Jamie Foxx, sur les réseaux sociaux
Au-delà de ses propres créations, le talent de D’Angelo s’est illustré dans ses collaborations. Il avait notamment partagé un duo mémorable avec Lauryn Hill sur la ballade touchante « Nothing Even Matters », un moment fort de l’album de cette dernière en 1998, The Miseducation of Lauryn Hill. Il avait également contribué à l’album Illadelph Halflife des Roots en 1996 et avait fait partie du supergroupe Black Men United. Ce dernier collectif, réunissant des artistes variés tels que Boyz II Men, Lenny Kravitz et Usher, avait produit le single « You Will Know », écrit et coproduit par D’Angelo pour le film Jason’s Lyric en 1994.
« Âme sœur musicale »
Avant de se retirer de la scène publique, la vie et la musique de D’Angelo étaient étroitement liées à celles de la chanteuse R&B Angie Stone. Rencontrés alors qu’il finalisait Brown Sugar, ils partageaient des origines similaires : tous deux originaires du Sud et ayant grandi dans l’église. Angie Stone avait collaboré à l’album et le duo avait co-écrit « Everyday » pour son premier opus en 1999, Black Diamond.

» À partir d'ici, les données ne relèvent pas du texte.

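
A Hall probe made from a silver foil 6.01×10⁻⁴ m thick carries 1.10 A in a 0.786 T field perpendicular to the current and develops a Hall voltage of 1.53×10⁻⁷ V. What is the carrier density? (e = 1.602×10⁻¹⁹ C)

n ≈ 5.87×10²⁸ m⁻³

From V_H = IB/(n e t), n = IB/(V_H e t).
n = (1.10)(0.786)/((1.53×10⁻⁷)(1.602×10⁻¹⁹)(6.01×10⁻⁴)) ≈ 5.87×10²⁸ m⁻³.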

Angie Stone avait décrit D’Angelo comme son « âme sœur musicale » en 1999, soulignant que leur collaboration était « comme du lait et des céréales… Musicalement, c’était magique. C’est quelque chose que je n’ai pu faire avec aucun autre producteur ou musicien ». Ils ont eu un fils ensemble, Swayvo Twain, né Michael Archer Jr. Angie Stone est décédée plus tôt cette année, à l’âge de 63 ans.
D’Angelo laisse également une fille, Imani Archer, qui est également artiste musicale.

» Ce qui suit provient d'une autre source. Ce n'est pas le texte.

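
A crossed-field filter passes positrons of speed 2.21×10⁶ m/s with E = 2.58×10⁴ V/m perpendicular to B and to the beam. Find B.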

Ces dernières années, la vie de D’Angelo a été autant marquée par son absence que par ses rares apparitions. Après Voodoo, il s’était retiré des projecteurs pendant plus d’une décennie, alimentant les spéculations sur ses luttes personnelles et créatives. Son retour très attendu s’est produit en 2014 avec Black Messiah, crédité à D’Angelo et The Vanguard. Cet album engagé et politiquement chargé, paru dans un contexte de manifestations nationales, a marqué une vague de musique militante en réponse aux violences policières envers les Afro-Américains et à la montée du mouvement Black Lives Matter.

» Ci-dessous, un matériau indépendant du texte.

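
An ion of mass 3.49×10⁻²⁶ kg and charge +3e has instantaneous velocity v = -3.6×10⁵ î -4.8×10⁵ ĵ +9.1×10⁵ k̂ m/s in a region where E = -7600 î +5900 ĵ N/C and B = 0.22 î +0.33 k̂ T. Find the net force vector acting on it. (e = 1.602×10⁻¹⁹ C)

v×B = (-1.58×10⁵, 3.19×10⁵, 1.06×10⁵) N/C.
E + v×B = (-1.66×10⁵, 3.25×10⁵, 1.06×10⁵) N/C.
F = q(E + v×B) = (4.806×10⁻¹⁹ C)·(-1.66×10⁵, 3.25×10⁵, 1.06×10⁵) = (-7.98×10⁻¹⁴, 1.56×10⁻¹³, 5.08×10⁻¹⁴) N.

F ≈ (-7.98×10⁻¹⁴, 1.56×10⁻¹³, 5.08×10⁻¹⁴) N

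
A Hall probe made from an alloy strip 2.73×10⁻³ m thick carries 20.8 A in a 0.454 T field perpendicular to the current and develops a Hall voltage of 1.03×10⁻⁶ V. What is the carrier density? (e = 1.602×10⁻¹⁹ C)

n ≈ 2.10×10²⁸ m⁻³

From V_H = IB/(n e t), n = IB/(V_H e t).
n = (20.8)(0.454)/((1.03×10⁻⁶)(1.602×10⁻¹⁹)(2.73×10⁻³)) ≈ 2.10×10²⁸ m⁻³.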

L’album avait débuté à la 5e place du Billboard 200 et lui avait valu un Grammy du meilleur album R&B, réaffirmant son statut de voix générationnelle. Son single phare, « Really Love », lui avait apporté un autre Grammy, celui de la meilleure chanson R&B, ainsi qu’une nomination pour l’album de l’année.
En mai dernier, D’Angelo avait annulé sa participation en tant que tête d’affiche du Roots Picnic 2025 à Philadelphie en raison d’un « imprévu médical nécessitant une intervention chirurgicale », qu’il avait subie plus tôt dans l’année. L’artiste avait expliqué dans un communiqué que cette performance « pourrait compliquer davantage les choses ».
Au-delà de ses succès les plus connus, le répertoire de D’Angelo comprend des titres appréciés des fans comme « Me and Those Dreamy Eyes », « Cruisin' » et « Devil’s Pie ». Son influence s’étend bien au-delà des classements, ayant inspiré une nouvelle génération d’artistes, parmi lesquels Maxwell, Alicia Keys et Frank Ocean.